# CSKG use case

In this notebook, we will *compute statistics and embeddings over a 0.1% random sample of our Commonsense Knowledge Graph (CSKG).* 

This sample contains 17,234 edges.

## Preparation

As a preparation for this notebook:
* please download a subset of the CSKG graph provided [here]()
* place it in the same directory as this notebook

## Computing statistics over the graph

Let's compute graph statistics: degrees, PageRank and HITS centrality, and other general graph descriptors.

In [1]:
%%bash
kgtk graph_statistics --directed --degrees --pagerank --hits --log cskg_summary.txt cskg_sample.tsv > cskg_stats.tsv

### Inspecting the output

This command has computed individual degree numbers, HITS hubs and authority values, and PageRank for all nodes in `cskg_stats.tsv`. Here are the last 10 lines of the file:

In [None]:
%%bash
tail cskg_stats.tsv

It has also generated an aggregated summary of these and other graph statistics in `cskg_summary.txt`. Let's print the contents of this file:

In [None]:
%%bash
cat cskg_summary.txt

## Computing embeddings

Another common operation is computing BERT-large embeddings over CSKG knowledge.
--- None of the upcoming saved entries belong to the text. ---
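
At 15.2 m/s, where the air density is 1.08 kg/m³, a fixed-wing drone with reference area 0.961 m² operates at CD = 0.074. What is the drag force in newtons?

D = ½ρv²S·CD = ½ × 1.08 × 15.2² × 0.961 × 0.074 = 8.87 N

D = 8.87 N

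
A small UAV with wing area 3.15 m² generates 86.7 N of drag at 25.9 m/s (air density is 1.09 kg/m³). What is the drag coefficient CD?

CD = 0.0753

From D = ½ρv²S·CD, rearranging gives CD = 2D/(ρv²S).
CD = 2 × 86.7 / (1.09 × 25.9² × 3.15) = 0.0753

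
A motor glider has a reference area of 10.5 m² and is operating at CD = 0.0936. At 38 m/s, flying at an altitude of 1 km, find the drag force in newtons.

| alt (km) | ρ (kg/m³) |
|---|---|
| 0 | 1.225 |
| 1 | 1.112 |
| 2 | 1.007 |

At 1 km, from the table: ρ = 1.112 kg/m³.
Dynamic pressure q = ½ρv² = ½ × 1.112 × 38² = 802.9 Pa.
D = q·S·CD = 802.9 × 10.5 × 0.0936 = 789 N

D = 789 N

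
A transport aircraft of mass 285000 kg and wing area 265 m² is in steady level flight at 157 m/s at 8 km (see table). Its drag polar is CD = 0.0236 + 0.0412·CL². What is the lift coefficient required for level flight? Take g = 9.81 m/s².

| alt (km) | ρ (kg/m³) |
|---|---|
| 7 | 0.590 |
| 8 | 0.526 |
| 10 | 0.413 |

CL = 1.63

At 8 km, from the table: ρ = 0.526 kg/m³.
Level flight ⇒ L = W = m·g = 285000 × 9.81 = 2.7958×10^6 N.
q = ½ρv² = ½ × 0.526 × 157² = 6483 Pa.
CL = 2W/(ρv²S) = 2×2.7958×10^6/(0.526×157²×265) = 1.627.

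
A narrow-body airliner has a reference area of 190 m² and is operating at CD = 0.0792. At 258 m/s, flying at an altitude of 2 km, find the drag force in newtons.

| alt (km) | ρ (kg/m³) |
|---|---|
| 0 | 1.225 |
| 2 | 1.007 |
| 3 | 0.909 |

D = 5.04×10^5 N

At 2 km, from the table: ρ = 1.007 kg/m³.
D = ½ρv²S·CD = ½ × 1.007 × 258² × 190 × 0.0792 = 5.04×10^5 N ≈ 504 kN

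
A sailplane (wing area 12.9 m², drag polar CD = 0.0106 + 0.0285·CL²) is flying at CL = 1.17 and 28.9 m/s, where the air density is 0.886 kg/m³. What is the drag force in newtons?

D = 237 N

CD = 0.0106 + 0.0285 × 1.17² = 0.04961
D = ½ρv²S·CD = ½ × 0.886 × 28.9² × 12.9 × 0.04961 = 237 N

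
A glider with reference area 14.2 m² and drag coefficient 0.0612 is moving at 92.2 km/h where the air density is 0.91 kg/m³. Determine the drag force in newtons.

Convert speed: v = 92.2 km/h ÷ 3.6 = 25.61 m/s.
D = ½ρv²S·CD = ½ × 0.91 × 25.61² × 14.2 × 0.0612 = 259 N

D = 259 N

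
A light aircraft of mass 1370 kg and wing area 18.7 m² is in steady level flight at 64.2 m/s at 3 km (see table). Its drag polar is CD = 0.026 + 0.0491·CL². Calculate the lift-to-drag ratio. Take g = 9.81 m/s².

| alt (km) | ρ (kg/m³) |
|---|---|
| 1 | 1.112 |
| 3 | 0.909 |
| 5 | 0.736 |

At 3 km, from the table: ρ = 0.909 kg/m³.
In steady level flight, lift balances weight: W = mg = 1370 × 9.81 = 13440 N.
Dynamic pressure q = 0.5 × 0.909 × 64.2² = 1873 Pa.
Required CL = L/(qS) = 13440/(1873·18.7) = 0.3837.
CD = 0.026 + 0.0491 × 0.3837² = 0.03323.
L/D = CL/CD = 0.3837 / 0.03323 = 11.5

L/D = 11.5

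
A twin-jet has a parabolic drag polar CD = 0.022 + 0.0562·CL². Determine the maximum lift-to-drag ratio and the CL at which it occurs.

(L/D)max = 14.2, at CL = 0.626

For CD = CD0 + K·CL², (L/D)max occurs at CL* = √(CD0/K) and equals 1/(2√(K·CD0)).
(L/D)max = 1/(2√(0.0562 × 0.022)) = 1/(2 × 0.03516) = 14.2
CL* = √(0.022/0.0562) = 0.626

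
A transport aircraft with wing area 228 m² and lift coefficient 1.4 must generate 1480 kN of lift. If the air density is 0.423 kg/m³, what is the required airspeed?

L = ½ρv²S·CL ⇒ v = √(2L/(ρ·S·CL))
v = √(2 × 1.48×10^6 / (0.423 × 228 × 1.4)) = √21920 = 148 m/s

v = 148 m/s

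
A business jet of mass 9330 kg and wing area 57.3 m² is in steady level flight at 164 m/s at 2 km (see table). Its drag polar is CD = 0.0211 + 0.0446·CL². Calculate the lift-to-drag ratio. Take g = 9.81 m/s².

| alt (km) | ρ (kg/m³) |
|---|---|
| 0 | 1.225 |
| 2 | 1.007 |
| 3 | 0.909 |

At 2 km, from the table: ρ = 1.007 kg/m³.
Weight W = mg = 9330 × 9.81 = 91527 N; in level flight L = W.
q = ½ρv² = ½ × 1.007 × 164² = 13540 Pa.
CL = 2W/(ρv²S) = 2×91527/(1.007×164²×57.3) = 0.118.
CD = 0.0211 + 0.0446 × 0.118² = 0.02172.
L/D = CL/CD = 0.118 / 0.02172 = 5.43

L/D = 5.43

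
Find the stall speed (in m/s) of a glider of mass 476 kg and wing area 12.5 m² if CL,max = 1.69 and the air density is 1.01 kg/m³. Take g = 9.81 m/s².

V_stall = 20.9 m/s

Weight W = mg = 476 × 9.81 = 4670 N.
From L = ½ρV²S·CL,max = W: V_stall = √(2W/(ρSCL,max)) = √(2·4670/(1.01·12.5·1.69))
V_stall = √437.7 = 20.9 m/s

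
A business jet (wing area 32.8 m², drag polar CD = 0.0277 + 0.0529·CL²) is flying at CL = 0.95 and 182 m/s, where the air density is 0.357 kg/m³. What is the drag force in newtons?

D = 14600 N

CD = 0.0277 + 0.0529 × 0.95² = 0.07544
D = ½ρv²S·CD = ½ × 0.357 × 182² × 32.8 × 0.07544 = 14600 N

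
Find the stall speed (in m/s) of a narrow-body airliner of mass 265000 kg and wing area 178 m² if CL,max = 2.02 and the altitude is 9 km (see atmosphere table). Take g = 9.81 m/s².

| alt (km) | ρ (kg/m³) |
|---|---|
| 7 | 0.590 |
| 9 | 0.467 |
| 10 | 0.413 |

V_stall = 176 m/s

At 9 km, from the table: ρ = 0.467 kg/m³.
Weight W = mg = 265000 × 9.81 = 2.6×10^6 N.
From L = ½ρV²S·CL,max = W: V_stall = √(2W/(ρSCL,max)) = √(2·2.6×10^6/(0.467·178·2.02))
V_stall = √30960 = 176 m/s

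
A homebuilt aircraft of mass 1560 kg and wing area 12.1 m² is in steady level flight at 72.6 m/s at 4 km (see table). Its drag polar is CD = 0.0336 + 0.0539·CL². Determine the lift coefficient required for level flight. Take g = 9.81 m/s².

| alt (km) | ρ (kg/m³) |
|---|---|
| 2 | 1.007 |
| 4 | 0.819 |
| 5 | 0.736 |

CL = 0.586

At 4 km, from the table: ρ = 0.819 kg/m³.
Weight W = mg = 1560 × 9.81 = 15304 N; in level flight L = W.
q = ½ρv² = ½ × 0.819 × 72.6² = 2158 Pa.
CL = 2W/(ρv²S) = 2×15304/(0.819×72.6²×12.1) = 0.586.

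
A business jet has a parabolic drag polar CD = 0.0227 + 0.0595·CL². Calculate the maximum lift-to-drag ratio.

For CD = CD0 + K·CL², (L/D)max occurs at CL* = √(CD0/K) and equals 1/(2√(K·CD0)).
(L/D)max = 1/(2√(0.0595 × 0.0227)) = 1/(2 × 0.03675) = 13.6

(L/D)max = 13.6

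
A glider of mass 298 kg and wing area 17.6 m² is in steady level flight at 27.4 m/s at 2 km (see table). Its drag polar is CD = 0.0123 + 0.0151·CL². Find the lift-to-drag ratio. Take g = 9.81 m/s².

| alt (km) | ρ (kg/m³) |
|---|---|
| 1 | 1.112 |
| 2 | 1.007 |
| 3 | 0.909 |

At 2 km, from the table: ρ = 1.007 kg/m³.
In steady level flight, lift balances weight: W = mg = 298 × 9.81 = 2923.4 N.
Dynamic pressure q = 0.5 × 1.007 × 27.4² = 378 Pa.
CL = 2W/(ρv²S) = 2×2923.4/(1.007×27.4²×17.6) = 0.4394.
CD = 0.0123 + 0.0151 × 0.4394² = 0.01522.
L/D = CL/CD = 0.4394 / 0.01522 = 28.9

L/D = 28.9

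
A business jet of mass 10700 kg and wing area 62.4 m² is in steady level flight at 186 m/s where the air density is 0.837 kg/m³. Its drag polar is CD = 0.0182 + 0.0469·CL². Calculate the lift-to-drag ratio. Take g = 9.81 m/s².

Level flight ⇒ L = W = m·g = 10700 × 9.81 = 1.0497×10^5 N.
Dynamic pressure q = 0.5 × 0.837 × 186² = 14480 Pa.
CL = W/(q·S) = 1.0497×10^5 / (14480 × 62.4) = 0.1162.
CD = 0.0182 + 0.0469 × 0.1162² = 0.01883.
L/D = CL/CD = 0.1162 / 0.01883 = 6.17

L/D = 6.17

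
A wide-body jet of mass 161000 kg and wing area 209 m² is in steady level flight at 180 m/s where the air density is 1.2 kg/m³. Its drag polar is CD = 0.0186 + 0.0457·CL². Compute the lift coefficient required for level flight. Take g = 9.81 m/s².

Weight W = mg = 161000 × 9.81 = 1.5794×10^6 N; in level flight L = W.
q = ½ρv² = ½ × 1.2 × 180² = 19440 Pa.
Required CL = L/(qS) = 1.5794×10^6/(19440·209) = 0.3887.

CL = 0.389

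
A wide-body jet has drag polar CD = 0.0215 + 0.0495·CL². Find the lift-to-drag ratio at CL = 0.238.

CD = 0.0215 + 0.0495 × 0.238² = 0.0243
L/D = CL/CD = 0.238 / 0.0243 = 9.79

L/D = 9.79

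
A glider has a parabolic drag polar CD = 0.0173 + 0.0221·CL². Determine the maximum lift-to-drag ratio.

(L/D)max = 25.6

For CD = CD0 + K·CL², (L/D)max occurs at CL* = √(CD0/K) and equals 1/(2√(K·CD0)).
(L/D)max = 1/(2√(0.0221 × 0.0173)) = 1/(2 × 0.01955) = 25.6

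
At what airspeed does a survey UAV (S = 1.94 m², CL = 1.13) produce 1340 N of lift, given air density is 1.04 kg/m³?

L = ½ρv²S·CL ⇒ v = √(2L/(ρ·S·CL))
v = √(2 × 1340 / (1.04 × 1.94 × 1.13)) = √1175 = 34.3 m/s

v = 34.3 m/s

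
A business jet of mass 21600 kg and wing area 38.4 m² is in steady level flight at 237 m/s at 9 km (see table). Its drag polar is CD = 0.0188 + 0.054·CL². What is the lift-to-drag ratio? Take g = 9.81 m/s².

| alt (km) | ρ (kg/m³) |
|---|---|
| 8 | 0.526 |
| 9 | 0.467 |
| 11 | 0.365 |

L/D = 14.8

At 9 km, from the table: ρ = 0.467 kg/m³.
Level flight ⇒ L = W = m·g = 21600 × 9.81 = 2.119×10^5 N.
Dynamic pressure q = 0.5 × 0.467 × 237² = 13120 Pa.
Required CL = L/(qS) = 2.119×10^5/(13120·38.4) = 0.4207.
CD = 0.0188 + 0.054 × 0.4207² = 0.02836.
L/D = CL/CD = 0.4207 / 0.02836 = 14.8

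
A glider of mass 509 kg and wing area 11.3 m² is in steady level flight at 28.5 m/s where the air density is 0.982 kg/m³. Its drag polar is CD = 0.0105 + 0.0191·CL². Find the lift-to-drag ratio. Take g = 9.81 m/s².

L/D = 32.6

Weight W = mg = 509 × 9.81 = 4993.3 N; in level flight L = W.
q = ½ρv² = ½ × 0.982 × 28.5² = 398.8 Pa.
Required CL = L/(qS) = 4993.3/(398.8·11.3) = 1.108.
CD = 0.0105 + 0.0191 × 1.108² = 0.03395.
L/D = CL/CD = 1.108 / 0.03395 = 32.6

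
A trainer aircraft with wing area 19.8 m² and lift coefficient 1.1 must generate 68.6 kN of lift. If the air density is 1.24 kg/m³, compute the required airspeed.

v = 71.3 m/s

L = ½ρv²S·CL ⇒ v = √(2L/(ρ·S·CL))
v = √(2 × 68600 / (1.24 × 19.8 × 1.1)) = √5080 = 71.3 m/s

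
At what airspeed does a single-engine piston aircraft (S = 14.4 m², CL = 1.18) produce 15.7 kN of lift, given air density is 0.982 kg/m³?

v = 43.4 m/s

L = ½ρv²S·CL ⇒ v = √(2L/(ρ·S·CL))
v = √(2 × 15700 / (0.982 × 14.4 × 1.18)) = √1882 = 43.4 m/s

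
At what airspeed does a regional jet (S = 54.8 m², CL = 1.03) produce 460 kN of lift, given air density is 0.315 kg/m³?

v = 227 m/s

L = ½ρv²S·CL ⇒ v = √(2L/(ρ·S·CL))
v = √(2 × 4.6×10^5 / (0.315 × 54.8 × 1.03)) = √51740 = 227 m/s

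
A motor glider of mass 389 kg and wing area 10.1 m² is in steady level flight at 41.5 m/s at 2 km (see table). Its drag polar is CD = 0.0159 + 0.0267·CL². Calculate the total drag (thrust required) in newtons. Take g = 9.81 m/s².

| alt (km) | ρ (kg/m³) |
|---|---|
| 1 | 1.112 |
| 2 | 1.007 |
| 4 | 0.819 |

At 2 km, from the table: ρ = 1.007 kg/m³.
In steady level flight, lift balances weight: W = mg = 389 × 9.81 = 3816.1 N.
q = ½ρv² = ½ × 1.007 × 41.5² = 867.2 Pa.
CL = W/(q·S) = 3816.1 / (867.2 × 10.1) = 0.4357.
CD = 0.0159 + 0.0267 × 0.4357² = 0.02097.
D = q·S·CD = 867.2 × 10.1 × 0.02097 = 183.7 N

D = 184 N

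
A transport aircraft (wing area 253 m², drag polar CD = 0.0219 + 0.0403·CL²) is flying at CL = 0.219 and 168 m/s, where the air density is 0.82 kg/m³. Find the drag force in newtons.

D = 69800 N

CD = 0.0219 + 0.0403 × 0.219² = 0.02383
D = ½ρv²S·CD = ½ × 0.82 × 168² × 253 × 0.02383 = 69800 N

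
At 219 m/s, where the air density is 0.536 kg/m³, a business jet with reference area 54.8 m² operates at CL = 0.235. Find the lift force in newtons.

L = 1.66×10^5 N

Dynamic pressure q = ½ρv² = ½ × 0.536 × 219² = 12850 Pa.
L = q·S·CL = 12850 × 54.8 × 0.235 = 1.66×10^5 N ≈ 166 kN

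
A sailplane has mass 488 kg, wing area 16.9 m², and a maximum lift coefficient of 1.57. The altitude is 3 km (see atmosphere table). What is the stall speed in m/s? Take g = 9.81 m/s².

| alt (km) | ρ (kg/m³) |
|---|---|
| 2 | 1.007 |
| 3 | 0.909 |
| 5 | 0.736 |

At 3 km, from the table: ρ = 0.909 kg/m³.
At stall, lift equals weight: L = W = m·g = 488 × 9.81 = 4787 N.
From L = ½ρV²S·CL,max = W: V_stall = √(2W/(ρSCL,max)) = √(2·4787/(0.909·16.9·1.57))
V_stall = √397 = 19.9 m/s

V_stall = 19.9 m/s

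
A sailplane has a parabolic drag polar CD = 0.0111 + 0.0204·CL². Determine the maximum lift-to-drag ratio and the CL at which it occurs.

(L/D)max = 33.2, at CL = 0.738

For CD = CD0 + K·CL², (L/D)max occurs at CL* = √(CD0/K) and equals 1/(2√(K·CD0)).
(L/D)max = 1/(2√(0.0204 × 0.0111)) = 1/(2 × 0.01505) = 33.2
CL* = √(0.0111/0.0204) = 0.738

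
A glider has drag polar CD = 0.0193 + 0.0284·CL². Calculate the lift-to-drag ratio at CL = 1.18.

L/D = 20.1

CD = 0.0193 + 0.0284 × 1.18² = 0.05884
L/D = CL/CD = 1.18 / 0.05884 = 20.1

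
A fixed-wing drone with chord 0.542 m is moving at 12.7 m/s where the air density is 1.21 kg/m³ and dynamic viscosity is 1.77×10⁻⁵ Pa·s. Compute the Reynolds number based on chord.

Re = 4.71×10^5

Re = ρ·v·c/μ = 1.21 × 12.7 × 0.542 / (1.77×10⁻⁵) = 4.71×10^5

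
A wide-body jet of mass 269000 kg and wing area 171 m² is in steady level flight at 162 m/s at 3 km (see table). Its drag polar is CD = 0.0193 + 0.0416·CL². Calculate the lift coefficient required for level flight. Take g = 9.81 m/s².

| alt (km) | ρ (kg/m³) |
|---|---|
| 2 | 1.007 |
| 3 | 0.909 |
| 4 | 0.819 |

At 3 km, from the table: ρ = 0.909 kg/m³.
In steady level flight, lift balances weight: W = mg = 269000 × 9.81 = 2.6389×10^6 N.
Dynamic pressure q = 0.5 × 0.909 × 162² = 11930 Pa.
Required CL = L/(qS) = 2.6389×10^6/(11930·171) = 1.294.

CL = 1.29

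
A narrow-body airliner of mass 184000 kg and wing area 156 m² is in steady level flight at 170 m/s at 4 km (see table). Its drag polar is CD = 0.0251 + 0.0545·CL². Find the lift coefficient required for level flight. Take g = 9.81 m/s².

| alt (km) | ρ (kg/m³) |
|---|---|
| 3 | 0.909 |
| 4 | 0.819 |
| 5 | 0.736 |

At 4 km, from the table: ρ = 0.819 kg/m³.
Level flight ⇒ L = W = m·g = 184000 × 9.81 = 1.805×10^6 N.
Dynamic pressure q = 0.5 × 0.819 × 170² = 11830 Pa.
CL = 2W/(ρv²S) = 2×1.805×10^6/(0.819×170²×156) = 0.9777.

CL = 0.978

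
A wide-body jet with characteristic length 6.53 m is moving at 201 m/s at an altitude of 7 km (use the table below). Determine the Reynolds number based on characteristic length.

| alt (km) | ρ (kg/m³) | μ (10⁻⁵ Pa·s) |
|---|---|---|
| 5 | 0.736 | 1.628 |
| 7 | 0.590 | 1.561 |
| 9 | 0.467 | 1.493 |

Re = 4.96×10^7

At 7 km, from the table: ρ = 0.590 kg/m³, μ = 1.561×10⁻⁵ Pa·s.
Re = ρ·v·c/μ = 0.59 × 201 × 6.53 / (1.561×10⁻⁵) = 4.96×10^7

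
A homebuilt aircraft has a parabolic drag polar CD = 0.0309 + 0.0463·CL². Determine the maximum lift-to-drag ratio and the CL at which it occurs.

(L/D)max = 13.2, at CL = 0.817

For CD = CD0 + K·CL², (L/D)max occurs at CL* = √(CD0/K) and equals 1/(2√(K·CD0)).
(L/D)max = 1/(2√(0.0463 × 0.0309)) = 1/(2 × 0.03782) = 13.2
CL* = √(0.0309/0.0463) = 0.817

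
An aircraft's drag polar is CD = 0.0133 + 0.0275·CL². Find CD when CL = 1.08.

CD = 0.0454

CD = 0.0133 + 0.0275 × 1.08² = 0.0133 + 0.03208 = 0.0454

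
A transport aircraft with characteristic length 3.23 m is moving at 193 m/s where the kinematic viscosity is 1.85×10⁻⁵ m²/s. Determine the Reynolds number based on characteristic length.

Re = v·c/ν = 193 × 3.23 / (1.85×10⁻⁵) = 3.37×10^7

Re = 3.37×10^7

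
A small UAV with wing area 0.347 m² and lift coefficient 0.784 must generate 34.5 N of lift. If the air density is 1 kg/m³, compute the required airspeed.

v = 15.9 m/s

L = ½ρv²S·CL ⇒ v = √(2L/(ρ·S·CL))
v = √(2 × 34.5 / (1 × 0.347 × 0.784)) = √253.6 = 15.9 m/s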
Here is how:

In [7]:
%%bash
kgtk text_embedding --debug --embedding-projector-metadata-path none \
                    --embedding-projector-metadata-path none \
                    --label-properties "/r/Synonym" \
                    --isa-properties "/r/IsA" \
                    --description-properties "/r/DefinedAs" \
                    --property-value "/r/Causes" "/r/UsedFor" \
                    --has-properties "" \
                    -f kgtk_format \
                    --output-format kgtk_format \
                    --use-cache \
                    --model bert-large-nli-cls-token -i cskg_sample.tsv > cskg_embedings.txt

100%|██████████| 14184/14184 [33:19<00:00,  7.09it/s]


You can now inspect the embeddings in `cskg_embeddings.txt`.